Álvaro jokes about committing identity theft for my citizenship–we have the same
birthday. Our laughter ripples through the room like a flock of skittish pigeons. We
conjugate silence into the simple present. My co-teacher corrects you: your mother tongue is a
dialect, throws a dangerous stain on the daylight, which I dab at. He spreads our disease in
English, emboldened. Don’t
forget the formula for a question. His intent is not malign, but its
g is silent, like me. I hate to wield authority, yet I show you how I
hold my tongue between my teeth, like this. I don’t use
imperatives. I’m sorry, we don’t have a single-word phrase for
jornalero. The term for arepa is arepa, but mangled. I don’t
know enough to teach a
language you shouldn’t need to know. You try:
mice to meet you.
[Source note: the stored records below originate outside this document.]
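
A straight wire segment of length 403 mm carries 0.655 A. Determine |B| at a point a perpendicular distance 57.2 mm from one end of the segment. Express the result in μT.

B ≈ 1.13 μT

For a finite straight segment, B = (μ₀I/4πd)(sinθ₁ + sinθ₂), where θ₁, θ₂ are the angles from the perpendicular to each end.
The perpendicular foot is at one end, so the two end-offsets along the wire are 0 and L = 0.403 m.
sinθ₁ = 0/√(0²+0.0572²) = 0.0000; sinθ₂ = 0.403/√(0.403²+0.0572²) = 0.9901.
B = (4π×10⁻⁷ × 0.655) / (4π × 0.0572) × (0.0000 + 0.9901) = 1.13×10⁻⁶ T.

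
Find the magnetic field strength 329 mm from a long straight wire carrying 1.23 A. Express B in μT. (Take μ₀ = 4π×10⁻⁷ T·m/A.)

For an infinitely long straight wire, B = μ₀I/(2πd).
B = (4π×10⁻⁷ × 1.23) / (2π × 0.329) = 7.48×10⁻⁷ T.

B ≈ 0.748 μT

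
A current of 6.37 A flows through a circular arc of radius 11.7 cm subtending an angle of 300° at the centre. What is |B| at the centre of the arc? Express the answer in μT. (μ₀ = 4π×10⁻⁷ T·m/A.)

B ≈ 28.5 μT

The Biot–Savart field of a circular arc at its centre is B = μ₀Iφ/(4πR), with φ = 5.236 rad.
B = (4π×10⁻⁷ × 6.37 × 5.236) / (4π × 0.117) = 2.85×10⁻⁵ T.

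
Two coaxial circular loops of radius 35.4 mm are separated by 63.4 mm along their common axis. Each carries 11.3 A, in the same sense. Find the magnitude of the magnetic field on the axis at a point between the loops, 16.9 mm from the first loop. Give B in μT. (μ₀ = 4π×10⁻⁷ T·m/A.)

Each loop contributes B = μ₀IR²/[2(R²+z²)^(3/2)] on the axis, with z measured from that loop.
Loop 1 (z = 0.0169 m): B₁ = 1.47×10⁻⁴ T. Loop 2 (z = 0.0465 m): B₂ = 4.46×10⁻⁵ T.
The fields add: B = B₁ + B₂ = 1.92×10⁻⁴ T.

B ≈ 192 μT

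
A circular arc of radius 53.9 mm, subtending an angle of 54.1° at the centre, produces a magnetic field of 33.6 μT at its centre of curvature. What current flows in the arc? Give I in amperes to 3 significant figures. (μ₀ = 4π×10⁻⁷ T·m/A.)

For a circular arc, B = μ₀Iφ/(4πR) with φ in radians; here φ = 0.9442 rad.
So I = 4πRB/(μ₀φ) = 4π × 0.0539 × 3.36×10⁻⁵ / (4π×10⁻⁷ × 0.9442) = 19.2 A.

I ≈ 19.2 A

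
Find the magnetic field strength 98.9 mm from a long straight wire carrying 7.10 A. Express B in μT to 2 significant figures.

For an infinitely long straight wire, B = μ₀I/(2πd).
B = (4π×10⁻⁷ × 7.10) / (2π × 0.0989) = 1.44×10⁻⁵ T.

B ≈ 14 μT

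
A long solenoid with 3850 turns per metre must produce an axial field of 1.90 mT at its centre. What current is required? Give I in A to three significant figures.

I ≈ 0.393 A

Inside a long solenoid B = μ₀nI with n = 3850 m⁻¹, so I = B/(μ₀n).
I = 1.90×10⁻³ / (4π×10⁻⁷ × 3850) = 0.393 A.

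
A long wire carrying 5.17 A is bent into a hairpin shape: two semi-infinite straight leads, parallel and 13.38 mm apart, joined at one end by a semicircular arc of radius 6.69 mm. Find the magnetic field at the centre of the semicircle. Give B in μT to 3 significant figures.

The semicircular arc contributes B_arc = μ₀I·π/(4πR) = μ₀I/(4R) = 2.43×10⁻⁴ T.
Each semi-infinite lead is at perpendicular distance R = 0.00669 m from the centre, with the perpendicular foot at its near end, so it contributes μ₀I/(4πR); both point the same way, together 1.55×10⁻⁴ T.
Arc and leads all point the same direction: B = 2.43×10⁻⁴ + 1.55×10⁻⁴ = 3.97×10⁻⁴ T.

B ≈ 397 μT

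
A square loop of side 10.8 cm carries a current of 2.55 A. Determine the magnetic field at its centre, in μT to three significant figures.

Each side is a finite straight segment at perpendicular distance d = a/(2 tan(π/4)) = 0.054 m from the centre, with end-angles ±π/4.
One side contributes B₁ = (μ₀I/4πd)·2 sin(π/4) = 6.68×10⁻⁶ T.
All 4 sides add in the same direction: B = 4 × 6.68×10⁻⁶ = 2.67×10⁻⁵ T.

B ≈ 26.7 μT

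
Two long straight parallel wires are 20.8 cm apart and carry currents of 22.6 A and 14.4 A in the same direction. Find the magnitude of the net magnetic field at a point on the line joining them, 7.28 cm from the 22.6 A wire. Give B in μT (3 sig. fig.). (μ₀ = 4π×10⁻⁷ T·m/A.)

B ≈ 40.8 μT

Each long wire gives B = μ₀I/(2πd). Distances are d₁ = 0.0728 m and d₂ = 0.1352 m.
B₁ = 6.21×10⁻⁵ T, B₂ = 2.13×10⁻⁵ T.
Between parallel currents the two contributions point in opposite directions, so they subtract. B = |B₁ − B₂| = |6.21×10⁻⁵ − 2.13×10⁻⁵| = 4.08×10⁻⁵ T.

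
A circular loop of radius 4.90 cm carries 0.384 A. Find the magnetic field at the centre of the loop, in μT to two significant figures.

B ≈ 4.9 μT

At the centre of a circular loop the Biot–Savart law gives B = μ₀I/(2R).
B = (4π×10⁻⁷ × 0.384) / (2 × 0.049) = 4.92×10⁻⁶ T.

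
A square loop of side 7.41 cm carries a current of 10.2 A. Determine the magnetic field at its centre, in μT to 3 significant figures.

Each side is a finite straight segment at perpendicular distance d = a/(2 tan(π/4)) = 0.03705 m from the centre, with end-angles ±π/4.
One side contributes B₁ = (μ₀I/4πd)·2 sin(π/4) = 3.89×10⁻⁵ T.
All 4 sides add in the same direction: B = 4 × 3.89×10⁻⁵ = 1.56×10⁻⁴ T.

B ≈ 156 μT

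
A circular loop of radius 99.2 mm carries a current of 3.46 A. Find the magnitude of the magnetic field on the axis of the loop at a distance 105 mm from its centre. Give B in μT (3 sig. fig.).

On the axis of a circular loop, B = μ₀IR² / [2(R²+z²)^(3/2)].
R² + z² = (0.0992)² + (0.105)² = 0.02087 m², and (R²+z²)^(3/2) = 3.01×10⁻³ m³.
B = (4π×10⁻⁷ × 3.46 × 0.009841) / (2 × 3.01×10⁻³) = 7.10×10⁻⁶ T.

B ≈ 7.10 μT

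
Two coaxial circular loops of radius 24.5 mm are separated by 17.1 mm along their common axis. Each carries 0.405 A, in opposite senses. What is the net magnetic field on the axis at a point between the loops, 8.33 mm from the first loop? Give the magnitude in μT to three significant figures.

B ≈ 0.147 μT

Each loop contributes B = μ₀IR²/[2(R²+z²)^(3/2)] on the axis, with z measured from that loop.
Loop 1 (z = 0.00833 m): B₁ = 8.81×10⁻⁶ T. Loop 2 (z = 0.00877 m): B₂ = 8.67×10⁻⁶ T.
The fields oppose: B = |B₁ − B₂| = 1.47×10⁻⁷ T.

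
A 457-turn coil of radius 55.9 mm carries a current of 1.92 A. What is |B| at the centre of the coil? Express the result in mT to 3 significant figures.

For an N-turn flat coil, B = Nμ₀I/(2R) with R = 0.0559 m.
B = 457 × 2.16×10⁻⁵ T = 9.86×10⁻³ T.

B ≈ 9.86 mT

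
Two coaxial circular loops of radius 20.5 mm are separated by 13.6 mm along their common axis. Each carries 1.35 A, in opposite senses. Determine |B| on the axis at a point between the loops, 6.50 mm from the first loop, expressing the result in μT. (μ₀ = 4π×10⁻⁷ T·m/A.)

B ≈ 0.928 μT

Each loop contributes B = μ₀IR²/[2(R²+z²)^(3/2)] on the axis, with z measured from that loop.
Loop 1 (z = 0.0065 m): B₁ = 3.58×10⁻⁵ T. Loop 2 (z = 0.0071 m): B₂ = 3.49×10⁻⁵ T.
The fields oppose: B = |B₁ − B₂| = 9.28×10⁻⁷ T.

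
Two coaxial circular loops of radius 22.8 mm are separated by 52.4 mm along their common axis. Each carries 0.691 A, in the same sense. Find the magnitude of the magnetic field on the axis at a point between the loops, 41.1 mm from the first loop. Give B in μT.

Each loop contributes B = μ₀IR²/[2(R²+z²)^(3/2)] on the axis, with z measured from that loop.
Loop 1 (z = 0.0411 m): B₁ = 2.17×10⁻⁶ T. Loop 2 (z = 0.0113 m): B₂ = 1.37×10⁻⁵ T.
The fields add: B = B₁ + B₂ = 1.59×10⁻⁵ T.

B ≈ 15.9 μT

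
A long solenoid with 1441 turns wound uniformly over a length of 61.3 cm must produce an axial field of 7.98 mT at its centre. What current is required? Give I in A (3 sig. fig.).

Inside a long solenoid B = μ₀nI with n = 2351 m⁻¹, so I = B/(μ₀n).
I = 7.98×10⁻³ / (4π×10⁻⁷ × 2351) = 2.70 A.

I ≈ 2.70 A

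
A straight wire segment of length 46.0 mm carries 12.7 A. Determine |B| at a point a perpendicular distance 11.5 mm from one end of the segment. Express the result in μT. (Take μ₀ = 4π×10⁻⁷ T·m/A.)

For a finite straight segment, B = (μ₀I/4πd)(sinθ₁ + sinθ₂), where θ₁, θ₂ are the angles from the perpendicular to each end.
The perpendicular foot is at one end, so the two end-offsets along the wire are 0 and L = 0.046 m.
sinθ₁ = 0/√(0²+0.0115²) = 0.0000; sinθ₂ = 0.046/√(0.046²+0.0115²) = 0.9701.
B = (4π×10⁻⁷ × 12.7) / (4π × 0.0115) × (0.0000 + 0.9701) = 1.07×10⁻⁴ T.

B ≈ 107 μT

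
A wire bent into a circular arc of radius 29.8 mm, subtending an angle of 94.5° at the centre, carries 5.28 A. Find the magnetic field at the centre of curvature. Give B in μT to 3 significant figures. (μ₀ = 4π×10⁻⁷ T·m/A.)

The Biot–Savart field of a circular arc at its centre is B = μ₀Iφ/(4πR), with φ = 1.649 rad.
B = (4π×10⁻⁷ × 5.28 × 1.649) / (4π × 0.0298) = 2.92×10⁻⁵ T.

B ≈ 29.2 μT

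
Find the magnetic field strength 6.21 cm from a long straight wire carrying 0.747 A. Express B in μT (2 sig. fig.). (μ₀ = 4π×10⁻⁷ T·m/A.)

For an infinitely long straight wire, B = μ₀I/(2πd).
B = (4π×10⁻⁷ × 0.747) / (2π × 0.0621) = 2.41×10⁻⁶ T.

B ≈ 2.4 μT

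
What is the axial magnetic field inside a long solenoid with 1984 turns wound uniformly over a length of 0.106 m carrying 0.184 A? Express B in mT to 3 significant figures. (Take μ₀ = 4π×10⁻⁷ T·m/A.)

B ≈ 4.33 mT

Inside a long solenoid, B = μ₀nI with n = 1.872×10⁴ turns/m.
B = 4π×10⁻⁷ × 1.872×10⁴ × 0.184 = 4.33×10⁻³ T.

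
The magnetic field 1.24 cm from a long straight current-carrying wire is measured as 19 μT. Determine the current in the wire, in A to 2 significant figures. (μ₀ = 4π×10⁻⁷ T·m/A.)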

I flag the malapropism, make sure you place adjectives before
nouns, make geographies of language legible. The nativist narrative of this grammar
obfuscates even the objective. Any attempt to decode futile, a
phonetic three card monte that tangles any semblance of meaning into
quagmire. We study the shapes a sound makes in our mouths:
road just a slight turn of the tongue from rote. You practice, Can you
spill your name? As if across a
table. I let the letters soak the tablecloth, sweep them
under the carpet, where they saturate the cracks in the floorboards. In
Venezuela, the street where you grew up is hemorrhaging. You ask,
what is the name of this knife? Here it hangs midair. You describe
xenophobia. I have no words, but you offer me a cookie from the box you bought at the deli.
Your choral repetitions echo in my head at night, beside our shared
zodiac sign, twins lighting up the night sky.